I am not sure wether this is a good answer, but I would say monotone coupling would be one possibility.
Illustration for $n=2$
For example let $n=2$, $\ X\sim \mu=\text{Bin}\bigl(2, \frac13 \bigr)$, $ \ Y\sim \nu=\text{Bin}\bigl(1,\frac12 \bigr)$.
Since $X$ can only take three values a natural candidate for a suitable probability space for $X$ would be $\Omega = \{\omega_0, \omega_1, \omega_2\}$
where $X(\omega_i)=i$.
But it turns out that we have to split $\omega_1$ into two parts to achieve monotone coupling. So we pick $\Omega = \{\omega_0, \omega_{1a}, \omega_{1b}, \omega_2\}$ and define $X$ as $X(\omega_{i})=i$ for $i=0,2$ and $X(\omega_{1a}) = X(\omega_{1b})=1$. This will become clear later.
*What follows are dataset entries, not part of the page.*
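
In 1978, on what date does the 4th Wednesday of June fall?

The first Wednesday of June 1978 is June 7.
The 4th Wednesday is 3 weeks later: 7 + 21 = 28.

1978-06-28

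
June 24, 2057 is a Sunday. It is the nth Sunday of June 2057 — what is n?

4th

Day 24 falls in week ⌈24/7⌉ of the month.
Days 1–7 hold the 1st Sunday, 8–14 the 2nd, 15–21 the 3rd, 22–28 the 4th, 29–31 the 5th.
24 is in the range for the 4th.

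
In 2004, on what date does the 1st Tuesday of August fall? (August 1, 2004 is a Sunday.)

August 2004 begins on a Sunday, so the first Tuesday is August 3 (2 days later).

3 August 2004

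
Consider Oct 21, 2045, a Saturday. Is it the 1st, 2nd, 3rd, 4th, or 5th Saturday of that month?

3rd

Day 21 falls in week ⌈21/7⌉ of the month.
Days 1–7 hold the 1st Saturday, 8–14 the 2nd, 15–21 the 3rd, 22–28 the 4th, 29–31 the 5th.
21 is in the range for the 3rd.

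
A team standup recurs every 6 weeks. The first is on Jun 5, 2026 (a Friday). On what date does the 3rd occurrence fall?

Aug 28, 2026

The 3rd occurrence is 2 intervals after the first: 2 × 42 = 84 days after Jun 5, 2026.
Jun has 30 days — 25 days to the end of Jun leaves 59.
Jul has 31 days (28 left).
28 days into Aug → Aug 28, 2026.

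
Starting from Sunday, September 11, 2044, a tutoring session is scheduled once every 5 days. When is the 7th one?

October 11, 2044

The 7th occurrence is 6 intervals after the first: 6 × 5 = 30 days after September 11, 2044.
September has 30 days — 19 days to the end of September leaves 11.
11 days into October → October 11, 2044.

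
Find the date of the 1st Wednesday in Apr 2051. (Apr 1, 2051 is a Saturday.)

Apr 2051 begins on a Saturday, so the first Wednesday is Apr 5 (4 days later).

Apr 5, 2051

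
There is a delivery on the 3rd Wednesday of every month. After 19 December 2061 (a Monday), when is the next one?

December 2061 starts on a Thursday; its first Wednesday is the 7th, so the 3rd Wednesday is the 21st — 21 December 2061.
21 December 2061 is after 19 December 2061, so that is the next one.

21 December 2061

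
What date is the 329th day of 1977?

1977-11-25

January has 31 days (329 − 31 = 298 remain).
February has 28 days (298 − 28 = 270 remain).
March has 31 days (270 − 31 = 239 remain).
April has 30 days (239 − 30 = 209 remain).
May has 31 days (209 − 31 = 178 remain).
June has 30 days (178 − 30 = 148 remain).
July has 31 days (148 − 31 = 117 remain).
August has 31 days (117 − 31 = 86 remain).
September has 30 days (86 − 30 = 56 remain).
October has 31 days (56 − 31 = 25 remain).
25 into November → November 25.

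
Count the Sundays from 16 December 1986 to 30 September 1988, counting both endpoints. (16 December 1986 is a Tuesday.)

16 December 1986 is a Tuesday; the first Sunday on or after it is 21 December 1986 (5 days later).
From 21 December 1986 to 30 September 1988: 10 + 365 + 274 = 649 days (rest of 1986, 1987, to 30 September 1988 in 1988).
649 ÷ 7 = 92 full weeks with remainder 5, so 92 more Sundays after the first → 93.

93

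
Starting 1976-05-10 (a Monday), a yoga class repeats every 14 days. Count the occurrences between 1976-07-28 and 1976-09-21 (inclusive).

4

Occurrences land 14·i days after 1976-05-10 for i = 0, 1, 2, …
1976-07-28 is 79 days after the start; 79 ÷ 14 = 5 remainder 9; since the remainder is 9, round up to i = 6. First occurrence in the window: #7 on 1976-08-02 (6×14 = 84 days in).
1976-09-21 is 134 days after the start; 134 ÷ 14 = 9 remainder 8. Last occurrence in the window: #10 on 1976-09-13.
Occurrences #7 through #10: 4 in total.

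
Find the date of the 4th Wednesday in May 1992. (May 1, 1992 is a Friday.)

27 May 1992

May 1992 begins on a Friday, so the first Wednesday is May 6 (5 days later).
The 4th Wednesday is 3 weeks later: 6 + 21 = 27.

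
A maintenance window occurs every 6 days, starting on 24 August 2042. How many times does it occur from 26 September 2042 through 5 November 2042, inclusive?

Occurrences land 6·i days after 24 August 2042 for i = 0, 1, 2, …
26 September 2042 is 33 days after the start; 33 ÷ 6 = 5 remainder 3; since the remainder is 3, round up to i = 6. First occurrence in the window: #7 on 29 September 2042 (6×6 = 36 days in).
5 November 2042 is 73 days after the start; 73 ÷ 6 = 12 remainder 1. Last occurrence in the window: #13 on 4 November 2042.
Occurrences #7 through #13: 7 in total.

7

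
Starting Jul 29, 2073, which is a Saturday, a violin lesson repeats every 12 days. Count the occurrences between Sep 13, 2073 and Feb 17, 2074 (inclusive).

13

Occurrences land 12·i days after Jul 29, 2073 for i = 0, 1, 2, …
Sep 13, 2073 is 46 days after the start; 46 ÷ 12 = 3 remainder 10; since the remainder is 10, round up to i = 4. First occurrence in the window: #5 on Sep 15, 2073 (4×12 = 48 days in).
Feb 17, 2074 is 203 days after the start; 203 ÷ 12 = 16 remainder 11. Last occurrence in the window: #17 on Feb 6, 2074.
Occurrences #5 through #17: 13 in total.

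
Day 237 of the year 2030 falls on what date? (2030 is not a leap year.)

2030-08-25

January has 31 days (237 − 31 = 206 remain).
February has 28 days (206 − 28 = 178 remain).
March has 31 days (178 − 31 = 147 remain).
April has 30 days (147 − 30 = 117 remain).
May has 31 days (117 − 31 = 86 remain).
June has 30 days (86 − 30 = 56 remain).
July has 31 days (56 − 31 = 25 remain).
25 into August → August 25.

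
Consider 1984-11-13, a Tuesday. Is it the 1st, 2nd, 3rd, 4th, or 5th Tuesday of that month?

Day 13 falls in week ⌈13/7⌉ of the month.
Days 1–7 hold the 1st Tuesday, 8–14 the 2nd, 15–21 the 3rd, 22–28 the 4th, 29–31 the 5th.
13 is in the range for the 2nd.

2nd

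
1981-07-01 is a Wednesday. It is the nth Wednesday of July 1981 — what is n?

1st

Day 1 falls in week ⌈1/7⌉ of the month.
Days 1–7 hold the 1st Wednesday, 8–14 the 2nd, 15–21 the 3rd, 22–28 the 4th, 29–31 the 5th.
1 is in the range for the 1st.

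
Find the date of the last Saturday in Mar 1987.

Mar 28, 1987

The first Saturday of Mar 1987 is Mar 7.
Mar 1987 has 31 days. Adding weeks: 7, 14, 21, 28 — the last one ≤ 31 is the 28th.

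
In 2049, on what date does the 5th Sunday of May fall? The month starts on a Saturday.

May 30, 2049

May 2049 begins on a Saturday, so the first Sunday is May 2 (1 day later).
The 5th Sunday is 4 weeks later: 2 + 28 = 30.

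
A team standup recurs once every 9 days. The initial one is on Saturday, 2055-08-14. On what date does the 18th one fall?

2056-01-14

The 18th occurrence is 17 intervals after the first: 17 × 9 = 153 days after 2055-08-14.
August has 31 days — 17 days to the end of August leaves 136.
September has 30 days (106 left).
October has 31 days (75 left).
November has 30 days (45 left).
December has 31 days (14 left).
14 days into January → 2056-01-14.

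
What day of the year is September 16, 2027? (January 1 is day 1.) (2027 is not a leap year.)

259

Days in months before September: 31 + 28 + 31 + 30 + 31 + 30 + 31 + 31 = 243.
Plus 16 days into September → day 259.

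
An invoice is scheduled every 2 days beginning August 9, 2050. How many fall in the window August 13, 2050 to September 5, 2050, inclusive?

12

Occurrences land 2·i days after August 9, 2050 for i = 0, 1, 2, …
August 13, 2050 is 4 days after the start; 4 ÷ 2 = 2 remainder 0. First occurrence in the window: #3 on August 13, 2050 (2×2 = 4 days in).
September 5, 2050 is 27 days after the start; 27 ÷ 2 = 13 remainder 1. Last occurrence in the window: #14 on September 4, 2050.
Occurrences #3 through #14: 12 in total.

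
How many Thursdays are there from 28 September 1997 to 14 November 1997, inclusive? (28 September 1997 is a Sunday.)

7

28 September 1997 is a Sunday; the first Thursday on or after it is 2 October 1997 (4 days later).
From 2 October 1997 to 14 November 1997: 29 + 14 = 43 days (rest of October, November).
43 ÷ 7 = 6 full weeks with remainder 1, so 6 more Thursdays after the first → 7.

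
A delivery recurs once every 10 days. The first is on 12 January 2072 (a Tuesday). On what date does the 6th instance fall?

2 March 2072

The 6th occurrence is 5 intervals after the first: 5 × 10 = 50 days after 12 January 2072.
January has 31 days — 19 days to the end of January leaves 31.
February has 29 days (2 left).
2 days into March → 2 March 2072.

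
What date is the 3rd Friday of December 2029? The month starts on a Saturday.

December 2029 begins on a Saturday, so the first Friday is December 7 (6 days later).
The 3rd Friday is 2 weeks later: 7 + 14 = 21.

December 21, 2029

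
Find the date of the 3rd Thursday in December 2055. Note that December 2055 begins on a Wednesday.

December 16, 2055

December 2055 begins on a Wednesday, so the first Thursday is December 2 (1 day later).
The 3rd Thursday is 2 weeks later: 2 + 14 = 16.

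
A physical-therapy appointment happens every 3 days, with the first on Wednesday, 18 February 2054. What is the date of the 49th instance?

12 July 2054

The 49th occurrence is 48 intervals after the first: 48 × 3 = 144 days after 18 February 2054.
February has 28 days — 10 days to the end of February leaves 134.
March has 31 days (103 left).
April has 30 days (73 left).
May has 31 days (42 left).
June has 30 days (12 left).
12 days into July → 12 July 2054.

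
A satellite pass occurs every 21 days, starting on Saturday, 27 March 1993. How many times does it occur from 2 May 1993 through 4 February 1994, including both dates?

13

Occurrences land 21·i days after 27 March 1993 for i = 0, 1, 2, …
2 May 1993 is 36 days after the start; 36 ÷ 21 = 1 remainder 15; since the remainder is 15, round up to i = 2. First occurrence in the window: #3 on 8 May 1993 (2×21 = 42 days in).
4 February 1994 is 314 days after the start; 314 ÷ 21 = 14 remainder 20. Last occurrence in the window: #15 on 15 January 1994.
Occurrences #3 through #15: 13 in total.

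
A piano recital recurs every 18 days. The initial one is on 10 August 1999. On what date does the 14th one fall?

31 March 2000

The 14th occurrence is 13 intervals after the first: 13 × 18 = 234 days after 10 August 1999.
August has 31 days — 21 days to the end of August leaves 213.
September has 30 days (183 left).
October has 31 days (152 left).
November has 30 days (122 left).
December has 31 days (91 left).
January has 31 days (60 left).
February has 29 days (31 left).
31 days into March → 31 March 2000.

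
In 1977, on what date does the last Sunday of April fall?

April 1977 begins on a Friday, so the first Sunday is April 3 (2 days later).
April 1977 has 30 days. Adding weeks: 3, 10, 17, 24 — the last one ≤ 30 is the 24th.

April 24, 1977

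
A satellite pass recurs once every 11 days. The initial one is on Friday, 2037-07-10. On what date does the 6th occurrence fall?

2037-09-03

The 6th occurrence is 5 intervals after the first: 5 × 11 = 55 days after 2037-07-10.
July has 31 days — 21 days to the end of July leaves 34.
August has 31 days (3 left).
3 days into September → 2037-09-03.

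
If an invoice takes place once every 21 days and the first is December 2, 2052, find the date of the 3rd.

The 3rd occurrence is 2 intervals after the first: 2 × 21 = 42 days after December 2, 2052.
December has 31 days — 29 days to the end of December leaves 13.
13 days into January → January 13, 2053.

January 13, 2053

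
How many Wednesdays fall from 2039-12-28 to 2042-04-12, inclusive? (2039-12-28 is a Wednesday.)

120

2039-12-28 is a Wednesday; the first Wednesday on or after it is 2039-12-28.
From 2039-12-28 to 2042-04-12: 3 + 366 + 365 + 102 = 836 days (rest of 2039, 2040, 2041, to 2042-04-12 in 2042).
836 ÷ 7 = 119 full weeks with remainder 3, so 119 more Wednesdays after the first → 120.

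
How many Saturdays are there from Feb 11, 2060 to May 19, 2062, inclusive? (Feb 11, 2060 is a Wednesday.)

118

Feb 11, 2060 is a Wednesday; the first Saturday on or after it is Feb 14, 2060 (3 days later).
From Feb 14, 2060 to May 19, 2062: 321 + 365 + 139 = 825 days (rest of 2060, 2061, to May 19, 2062 in 2062).
825 ÷ 7 = 117 full weeks with remainder 6, so 117 more Saturdays after the first → 118.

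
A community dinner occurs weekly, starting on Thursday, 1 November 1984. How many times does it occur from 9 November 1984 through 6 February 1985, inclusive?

Occurrences land 7·i days after 1 November 1984 for i = 0, 1, 2, …
9 November 1984 is 8 days after the start; 8 ÷ 7 = 1 remainder 1; since the remainder is 1, round up to i = 2. First occurrence in the window: #3 on 15 November 1984 (2×7 = 14 days in).
6 February 1985 is 97 days after the start; 97 ÷ 7 = 13 remainder 6. Last occurrence in the window: #14 on 31 January 1985.
Occurrences #3 through #14: 12 in total.

12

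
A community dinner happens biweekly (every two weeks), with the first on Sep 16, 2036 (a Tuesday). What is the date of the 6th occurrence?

Nov 25, 2036

The 6th occurrence is 5 intervals after the first: 5 × 14 = 70 days after Sep 16, 2036.
Sep has 30 days — 14 days to the end of Sep leaves 56.
Oct has 31 days (25 left).
25 days into Nov → Nov 25, 2036.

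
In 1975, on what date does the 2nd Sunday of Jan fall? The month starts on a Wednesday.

Jan 12, 1975

Jan 1975 begins on a Wednesday, so the first Sunday is Jan 5 (4 days later).
The 2nd Sunday is 1 weeks later: 5 + 7 = 12.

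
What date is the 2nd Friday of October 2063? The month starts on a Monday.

12 October 2063

October 2063 begins on a Monday, so the first Friday is October 5 (4 days later).
The 2nd Friday is 1 weeks later: 5 + 7 = 12.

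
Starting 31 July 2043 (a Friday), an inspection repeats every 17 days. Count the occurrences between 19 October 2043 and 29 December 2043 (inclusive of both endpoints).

Occurrences land 17·i days after 31 July 2043 for i = 0, 1, 2, …
19 October 2043 is 80 days after the start; 80 ÷ 17 = 4 remainder 12; since the remainder is 12, round up to i = 5. First occurrence in the window: #6 on 24 October 2043 (5×17 = 85 days in).
29 December 2043 is 151 days after the start; 151 ÷ 17 = 8 remainder 15. Last occurrence in the window: #9 on 14 December 2043.
Occurrences #6 through #9: 4 in total.

4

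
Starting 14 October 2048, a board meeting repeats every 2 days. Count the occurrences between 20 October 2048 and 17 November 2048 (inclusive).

Occurrences land 2·i days after 14 October 2048 for i = 0, 1, 2, …
20 October 2048 is 6 days after the start; 6 ÷ 2 = 3 remainder 0. First occurrence in the window: #4 on 20 October 2048 (3×2 = 6 days in).
17 November 2048 is 34 days after the start; 34 ÷ 2 = 17 remainder 0. Last occurrence in the window: #18 on 17 November 2048.
Occurrences #4 through #18: 15 in total.

15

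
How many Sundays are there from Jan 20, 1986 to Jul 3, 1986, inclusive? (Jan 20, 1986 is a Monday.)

Jan 20, 1986 is a Monday; the first Sunday on or after it is Jan 26, 1986 (6 days later).
From Jan 26, 1986 to Jul 3, 1986: 5 + 28 + 31 + 30 + 31 + 30 + 3 = 158 days (rest of Jan, Feb, Mar, Apr, May, Jun, Jul).
158 ÷ 7 = 22 full weeks with remainder 4, so 22 more Sundays after the first → 23.

23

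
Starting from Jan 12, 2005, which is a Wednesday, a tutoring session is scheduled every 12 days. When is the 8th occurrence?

The 8th occurrence is 7 intervals after the first: 7 × 12 = 84 days after Jan 12, 2005.
Jan has 31 days — 19 days to the end of Jan leaves 65.
Feb has 28 days (37 left).
Mar has 31 days (6 left).
6 days into Apr → Apr 6, 2005.

Apr 6, 2005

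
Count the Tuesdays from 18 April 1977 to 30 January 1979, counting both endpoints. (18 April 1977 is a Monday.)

94

18 April 1977 is a Monday; the first Tuesday on or after it is 19 April 1977 (1 day later).
From 19 April 1977 to 30 January 1979: 256 + 365 + 30 = 651 days (rest of 1977, 1978, to 30 January 1979 in 1979).
651 ÷ 7 = 93 full weeks with remainder 0, so 93 more Tuesdays after the first → 94.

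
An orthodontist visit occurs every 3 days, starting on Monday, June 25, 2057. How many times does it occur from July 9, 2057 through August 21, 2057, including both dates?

Occurrences land 3·i days after June 25, 2057 for i = 0, 1, 2, …
July 9, 2057 is 14 days after the start; 14 ÷ 3 = 4 remainder 2; since the remainder is 2, round up to i = 5. First occurrence in the window: #6 on July 10, 2057 (5×3 = 15 days in).
August 21, 2057 is 57 days after the start; 57 ÷ 3 = 19 remainder 0. Last occurrence in the window: #20 on August 21, 2057.
Occurrences #6 through #20: 15 in total.

15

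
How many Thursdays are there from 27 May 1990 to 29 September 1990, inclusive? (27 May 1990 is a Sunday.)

27 May 1990 is a Sunday; the first Thursday on or after it is 31 May 1990 (4 days later).
From 31 May 1990 to 29 September 1990: 0 + 30 + 31 + 31 + 29 = 121 days (rest of May, June, July, August, September).
121 ÷ 7 = 17 full weeks with remainder 2, so 17 more Thursdays after the first → 18.

18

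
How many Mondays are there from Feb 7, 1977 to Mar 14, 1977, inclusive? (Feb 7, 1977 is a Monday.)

6

Feb 7, 1977 is a Monday; the first Monday on or after it is Feb 7, 1977.
From Feb 7, 1977 to Mar 14, 1977: 21 + 14 = 35 days (rest of Feb, Mar).
35 ÷ 7 = 5 full weeks with remainder 0, so 5 more Mondays after the first → 6.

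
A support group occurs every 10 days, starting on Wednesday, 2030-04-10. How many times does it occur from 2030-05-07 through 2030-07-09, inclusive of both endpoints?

7

Occurrences land 10·i days after 2030-04-10 for i = 0, 1, 2, …
2030-05-07 is 27 days after the start; 27 ÷ 10 = 2 remainder 7; since the remainder is 7, round up to i = 3. First occurrence in the window: #4 on 2030-05-10 (3×10 = 30 days in).
2030-07-09 is 90 days after the start; 90 ÷ 10 = 9 remainder 0. Last occurrence in the window: #10 on 2030-07-09.
Occurrences #4 through #10: 7 in total.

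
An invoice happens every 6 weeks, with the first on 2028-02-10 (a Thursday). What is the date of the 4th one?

2028-06-15

The 4th occurrence is 3 intervals after the first: 3 × 42 = 126 days after 2028-02-10.
February has 29 days — 19 days to the end of February leaves 107.
March has 31 days (76 left).
April has 30 days (46 left).
May has 31 days (15 left).
15 days into June → 2028-06-15.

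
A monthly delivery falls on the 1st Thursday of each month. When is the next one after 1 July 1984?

July 1984 starts on a Sunday, so its 1st Thursday is 5 July 1984 (4 days in).
5 July 1984 is after 1 July 1984, so that is the next one.

5 July 1984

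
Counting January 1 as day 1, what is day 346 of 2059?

Jan has 31 days (346 − 31 = 315 remain).
Feb has 28 days (315 − 28 = 287 remain).
Mar has 31 days (287 − 31 = 256 remain).
Apr has 30 days (256 − 30 = 226 remain).
May has 31 days (226 − 31 = 195 remain).
Jun has 30 days (195 − 30 = 165 remain).
Jul has 31 days (165 − 31 = 134 remain).
Aug has 31 days (134 − 31 = 103 remain).
Sep has 30 days (103 − 30 = 73 remain).
Oct has 31 days (73 − 31 = 42 remain).
Nov has 30 days (42 − 30 = 12 remain).
12 into Dec → Dec 12.

Dec 12, 2059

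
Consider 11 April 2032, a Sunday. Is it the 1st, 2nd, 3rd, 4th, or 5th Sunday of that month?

Day 11 falls in week ⌈11/7⌉ of the month.
Days 1–7 hold the 1st Sunday, 8–14 the 2nd, 15–21 the 3rd, 22–28 the 4th, 29–31 the 5th.
11 is in the range for the 2nd.

2nd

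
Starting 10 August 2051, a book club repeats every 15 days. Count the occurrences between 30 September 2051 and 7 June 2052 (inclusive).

Occurrences land 15·i days after 10 August 2051 for i = 0, 1, 2, …
30 September 2051 is 51 days after the start; 51 ÷ 15 = 3 remainder 6; since the remainder is 6, round up to i = 4. First occurrence in the window: #5 on 9 October 2051 (4×15 = 60 days in).
7 June 2052 is 302 days after the start; 302 ÷ 15 = 20 remainder 2. Last occurrence in the window: #21 on 5 June 2052.
Occurrences #5 through #21: 17 in total.

17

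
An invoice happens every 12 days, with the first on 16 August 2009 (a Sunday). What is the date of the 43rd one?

2 January 2011

The 43rd occurrence is 42 intervals after the first: 42 × 12 = 504 days after 16 August 2009.
August has 31 days — 15 days to the end of August leaves 489.
From end of August to end of 2009 is 122 days (367 left).
2010 has 365 days (2 left).
2 days into January → 2 January 2011.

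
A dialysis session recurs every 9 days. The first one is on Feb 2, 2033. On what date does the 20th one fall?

Jul 23, 2033

The 20th occurrence is 19 intervals after the first: 19 × 9 = 171 days after Feb 2, 2033.
Feb has 28 days — 26 days to the end of Feb leaves 145.
Mar has 31 days (114 left).
Apr has 30 days (84 left).
May has 31 days (53 left).
Jun has 30 days (23 left).
23 days into Jul → Jul 23, 2033.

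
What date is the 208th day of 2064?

26 July 2064

January has 31 days (208 − 31 = 177 remain).
February has 29 days (177 − 29 = 148 remain).
March has 31 days (148 − 31 = 117 remain).
April has 30 days (117 − 30 = 87 remain).
May has 31 days (87 − 31 = 56 remain).
June has 30 days (56 − 30 = 26 remain).
26 into July → July 26.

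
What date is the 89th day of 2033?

January has 31 days (89 − 31 = 58 remain).
February has 28 days (58 − 28 = 30 remain).
30 into March → March 30.

30 March 2033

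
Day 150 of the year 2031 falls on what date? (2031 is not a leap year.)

January has 31 days (150 − 31 = 119 remain).
February has 28 days (119 − 28 = 91 remain).
March has 31 days (91 − 31 = 60 remain).
April has 30 days (60 − 30 = 30 remain).
30 into May → May 30.

30 May 2031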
Then we define a probability measure $\mathbb{P}$ such that $X\sim \mu$ under $\mathbb{P}$, namely
$$
\mathbb{P}(\omega_0) = \frac49, \quad \mathbb{P}(\omega_{1a}) = \frac1 {18}, \quad
\mathbb{P}(\omega_{1b}) = \frac 7 {18}, \quad \mathbb{P}(\omega_{2}) = \frac19.
$$
We want to construct now a random variable $Y$ on $\Omega$ such that $Y \sim \nu$ under $\mathbb{P}$ and we do this by monotone coupling.
The mass of $X$ (or resp $\mu$) is monotonly transferred to $Y$ (or respectively to $\nu$).
In the end $Y$ should only take two values (0 and 1) with probability $\frac12$ each.
We start from the left and put all of $\mu$'s mass from zero (i.e. $\omega_0$) and put it into $\{Y=0 \}$, which means that $Y(\omega_0)=0$. Then there is no more mass left at $\{X=0\}$ but there is still some room at $\{Y=0 \}$ (since $\mathbb{P}(\omega_0)= \frac 49$ but $\mathbb{P}(Y=0)$ should be $\frac 12$).
So we continue monotonically: we take some mass form $\{X=1\}$ and put it into $\{Y=0\}$ until $\{Y=0\}$ is full (i.e has mass $\frac 12$). Thats why we had to split up $\omega_1$ into $\omega_{1a}$ and $\omega_{1b}$: we can now assign $\omega_{1a}$ with $\{Y=0 \}$. $\omega_{1a}$ has exactly the right mass to guarantee that $\mathbb{P}(Y=0)= \frac 12$.
The remaining mass at $\{X=1\}$ (i.e $\omega_{1b}$) is transferred to $\{Y=1 \}$, i.e $Y(\omega_{1b})=1$. Then we continue monotonically and transfer the mass from $\{X=2\}$ (which is all the remaining mass) to $\{Y=1 \}$, which means that $Y(\omega_2)=1$.
To sum up
$$
(X,Y)(\omega_0)=(0,0), \quad (X,Y)(\omega_{1a})=(1,0), \quad (X,Y)(\omega_{1b})=(1,1), \quad (X,Y)(\omega_2)=(2,1),
$$
and $X \geq Y$.
General Case
Of course this was only for $n=2$, but the general case is similar. You use the same technique of monotone coupling. Therefore you take all the mass from $\{X=0\}$ and assign it to $\{Y=0\}$. Then you split the mass at $\{X=1\}$, assign one part of it to $\{Y=0\}$ and the other part to $\{Y=1\}$, and so on.